RHYTHM AND RHYME
Let the candidate fill his mind with the finest cadences he can discover, preferably in a foreign language so that the meaning of the words may be less likely to divert his attention from the movement; e. g., Saxon charms, Hebridean Folk Songs, the verse of Dante, and the lyrics of Shakespeare—if he can dissociate the vocabulary from the cadence. Let him dissect the lyrics of Goethe coldly into their component sound values, syllables long and short, stressed and unstressed, into vowels and consonants.
It is not necessary that a poem should rely on its music, but if it does rely on its music that music must be such as will delight the expert.
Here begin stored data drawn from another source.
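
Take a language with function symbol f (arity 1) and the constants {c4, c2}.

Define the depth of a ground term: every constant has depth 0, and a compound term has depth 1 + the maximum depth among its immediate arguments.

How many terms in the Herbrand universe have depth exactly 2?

Write N_k for the number of ground terms of depth ≤ k. A term of depth ≤ k is either a constant or a function symbol applied to arguments of depth ≤ k−1, so N_k = 2 + N_{k-1}.
N_0 = 2
N_1 = 2 + 2 = 4
N_2 = 2 + 4 = 6
Terms of depth exactly 2: N_2 − N_1 = 6 − 4 = 2.

2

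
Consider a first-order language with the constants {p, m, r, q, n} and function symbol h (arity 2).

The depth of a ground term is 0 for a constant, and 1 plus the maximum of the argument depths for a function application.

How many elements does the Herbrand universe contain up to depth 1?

Count level by level. With function symbols h/2, the terms of depth ≤ k are the 5 constants together with each function applied to depth-≤(k−1) tuples, so N_k = 5 + N_{k-1}^2.
N_0 = 5
N_1 = 5 + 5^2 = 30

30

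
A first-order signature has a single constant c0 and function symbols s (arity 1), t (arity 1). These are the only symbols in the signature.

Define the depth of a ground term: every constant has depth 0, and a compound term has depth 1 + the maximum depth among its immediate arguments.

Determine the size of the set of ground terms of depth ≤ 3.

15

Count level by level. With function symbols s/1, t/1, the terms of depth ≤ k are the 1 constant together with each function applied to depth-≤(k−1) tuples, so N_k = 1 + N_{k-1} + N_{k-1}.
N_0 = 1
N_1 = 1 + 1 + 1 = 3
N_2 = 1 + 3 + 3 = 7
N_3 = 1 + 7 + 7 = 15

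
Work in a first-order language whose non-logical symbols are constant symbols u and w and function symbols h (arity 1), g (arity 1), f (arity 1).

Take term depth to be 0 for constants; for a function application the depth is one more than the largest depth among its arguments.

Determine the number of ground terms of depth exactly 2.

18

Let N_k count ground terms of depth at most k. Each non-constant term of depth ≤ k is some function symbol applied to depth-≤(k−1) arguments, giving N_k = 2 + N_{k-1} + N_{k-1} + N_{k-1}.
N_0 = 2
N_1 = 2 + 2 + 2 + 2 = 8
N_2 = 2 + 8 + 8 + 8 = 26
Terms of depth exactly 2: N_2 − N_1 = 26 − 8 = 18.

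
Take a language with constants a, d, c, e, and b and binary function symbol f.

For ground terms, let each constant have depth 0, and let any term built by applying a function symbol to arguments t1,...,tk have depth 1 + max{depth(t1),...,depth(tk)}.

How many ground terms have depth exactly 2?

Let N_k count ground terms of depth at most k. Each non-constant term of depth ≤ k is some function symbol applied to depth-≤(k−1) arguments, giving N_k = 5 + N_{k-1}^2.
N_0 = 5
N_1 = 5 + 5^2 = 30
N_2 = 5 + 30^2 = 905
Terms of depth exactly 2: N_2 − N_1 = 905 − 30 = 875.

875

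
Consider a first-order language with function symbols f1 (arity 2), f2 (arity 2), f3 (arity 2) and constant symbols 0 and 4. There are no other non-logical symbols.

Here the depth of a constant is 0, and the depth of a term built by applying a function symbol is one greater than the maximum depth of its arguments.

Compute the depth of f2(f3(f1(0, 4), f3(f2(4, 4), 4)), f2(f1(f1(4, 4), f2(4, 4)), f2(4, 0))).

depth(f1(0, 4)) = 1 + max(0, 0) = 1
depth(f2(4, 4)) = 1 + max(0, 0) = 1
depth(f3(f2(4, 4), 4)) = 1 + max(1, 0) = 2
depth(f3(f1(0, 4), f3(f2(4, 4), 4))) = 1 + max(1, 2) = 3
depth(f1(4, 4)) = 1 + max(0, 0) = 1
depth(f1(f1(4, 4), f2(4, 4))) = 1 + max(1, 1) = 2
depth(f2(4, 0)) = 1 + max(0, 0) = 1
depth(f2(f1(f1(4, 4), f2(4, 4)), f2(4, 0))) = 1 + max(2, 1) = 3
depth(f2(f3(f1(0, 4), f3(f2(4, 4), 4)), f2(f1(f1(4, 4), f2(4, 4)), f2(4, 0)))) = 1 + max(3, 3) = 4

4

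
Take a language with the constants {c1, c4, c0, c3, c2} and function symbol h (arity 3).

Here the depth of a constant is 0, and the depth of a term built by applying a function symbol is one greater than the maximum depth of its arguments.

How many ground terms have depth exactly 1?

125

Let N_k count ground terms of depth at most k. Each non-constant term of depth ≤ k is some function symbol applied to depth-≤(k−1) arguments, giving N_k = 5 + N_{k-1}^3.
N_0 = 5
N_1 = 5 + 5^3 = 130
Terms of depth exactly 1: N_1 − N_0 = 130 − 5 = 125.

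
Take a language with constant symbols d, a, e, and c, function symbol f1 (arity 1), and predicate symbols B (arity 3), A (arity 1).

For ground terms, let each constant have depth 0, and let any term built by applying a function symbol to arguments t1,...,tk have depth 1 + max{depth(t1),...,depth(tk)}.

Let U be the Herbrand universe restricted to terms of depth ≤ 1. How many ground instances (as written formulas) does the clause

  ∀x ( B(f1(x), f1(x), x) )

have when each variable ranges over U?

Ground terms of depth ≤ 1:
  Write N_k for the number of ground terms of depth ≤ k. A term of depth ≤ k is either a constant or a function symbol applied to arguments of depth ≤ k−1, so N_k = 4 + N_{k-1}.
  N_0 = 4
  N_1 = 4 + 4 = 8
  Explicitly: d, a, e, c, f1(d), f1(a), f1(e), f1(c).
So there are 8 ground terms available for substitution.
The body mentions the single quantified variable x; since ground terms form a free algebra, no two substitutions collapse to the same formula.
Number of ground instances = 8.

8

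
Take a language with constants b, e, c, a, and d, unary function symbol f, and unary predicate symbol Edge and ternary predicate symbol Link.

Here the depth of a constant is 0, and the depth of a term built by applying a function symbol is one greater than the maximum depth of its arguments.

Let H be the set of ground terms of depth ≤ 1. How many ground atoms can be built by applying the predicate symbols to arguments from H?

First count ground terms of depth ≤ 1.
If N_k denotes the number of depth-≤k ground terms, the 5 constants give N_0 = 5, and each function symbol of arity r contributes N_{k-1}^r new terms at level k: N_k = 5 + N_{k-1}.
N_0 = 5
N_1 = 5 + 5 = 10
Explicitly: b, e, c, a, d, f(b), f(e), f(c), f(a), f(d).
So |H| = 10.
A ground atom is a predicate applied to a tuple of terms from H, so the count is the sum over predicates of |H|^arity:
  Edge: 10;  Link: 10^3 = 1000
Total ground atoms: 10 + 1000 = 1010.

1010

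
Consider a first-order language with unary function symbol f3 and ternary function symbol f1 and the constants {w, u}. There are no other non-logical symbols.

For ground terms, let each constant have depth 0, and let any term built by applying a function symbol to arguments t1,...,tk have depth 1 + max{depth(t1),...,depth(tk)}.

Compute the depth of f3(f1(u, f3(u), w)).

3

depth(f3(u)) = 1 + depth(u) = 1 + 0 = 1
depth(f1(u, f3(u), w)) = 1 + max(0, 1, 0) = 2
depth(f3(f1(u, f3(u), w))) = 1 + depth(f1(u, f3(u), w)) = 1 + 2 = 3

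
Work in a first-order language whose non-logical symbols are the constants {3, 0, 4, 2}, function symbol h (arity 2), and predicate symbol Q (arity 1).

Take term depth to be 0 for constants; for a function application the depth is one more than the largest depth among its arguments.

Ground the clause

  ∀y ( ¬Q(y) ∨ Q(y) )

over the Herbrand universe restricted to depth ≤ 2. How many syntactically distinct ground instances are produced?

404

Ground terms of depth ≤ 2:
  If N_k denotes the number of depth-≤k ground terms, the 4 constants give N_0 = 4, and each function symbol of arity r contributes N_{k-1}^r new terms at level k: N_k = 4 + N_{k-1}^2.
  N_0 = 4
  N_1 = 4 + 4^2 = 20
  N_2 = 4 + 20^2 = 404
So there are 404 ground terms available for substitution.
There is 1 variable to instantiate (y),  occurring in at least one literal, so different choices give different ground instances.
Number of ground instances = 404.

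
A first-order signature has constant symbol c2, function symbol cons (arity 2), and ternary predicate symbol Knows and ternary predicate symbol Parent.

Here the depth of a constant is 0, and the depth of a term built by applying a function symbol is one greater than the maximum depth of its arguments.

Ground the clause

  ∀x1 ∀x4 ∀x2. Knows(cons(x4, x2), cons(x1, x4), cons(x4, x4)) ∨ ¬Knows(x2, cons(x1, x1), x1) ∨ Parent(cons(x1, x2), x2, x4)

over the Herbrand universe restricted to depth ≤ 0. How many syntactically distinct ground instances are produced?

Ground terms of depth ≤ 0:
  If N_k denotes the number of depth-≤k ground terms, the 1 constant gives N_0 = 1, and each function symbol of arity r contributes N_{k-1}^r new terms at level k: N_k = 1 + N_{k-1}^2.
  N_0 = 1
So there is exactly 1 ground term available for substitution.
The body mentions every one of the 3 quantified variables; since ground terms form a free algebra, no two substitutions collapse to the same formula.
Number of ground instances = 1^3 = 1.

1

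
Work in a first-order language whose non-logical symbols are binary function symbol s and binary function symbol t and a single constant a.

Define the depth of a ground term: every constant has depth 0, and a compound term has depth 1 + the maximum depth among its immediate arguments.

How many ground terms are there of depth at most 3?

723

Let N_k count ground terms of depth at most k. Each non-constant term of depth ≤ k is some function symbol applied to depth-≤(k−1) arguments, giving N_k = 1 + N_{k-1}^2 + N_{k-1}^2.
N_0 = 1
N_1 = 1 + 1^2 + 1^2 = 3
N_2 = 1 + 3^2 + 3^2 = 19
N_3 = 1 + 19^2 + 19^2 = 723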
Let the neophyte know assonance and alliteration, rhyme immediate and delayed, simple and polyphonic, as a musician would expect to know harmony and counterpoint and all the minutiae of his craft. No time is too great to give to these matters or to any one of them, even if the artist seldom have need of them.
Don't imagine that a thing will "go" in verse just because it's too dull to go in prose.
Don't be "viewy"—leave that to the writers of pretty little philosophic essays. Don't be descriptive; remember that the painter can describe a landscape much better than you can, and that he has to know a deal more about it.
When Shakespeare talks of the "Dawn in russet mantle clad" he presents something which the painter does not present. There is in this line of his nothing that one can call description; he presents.
Consider the way of the scientists rather than the way of an advertising agent for a new soap.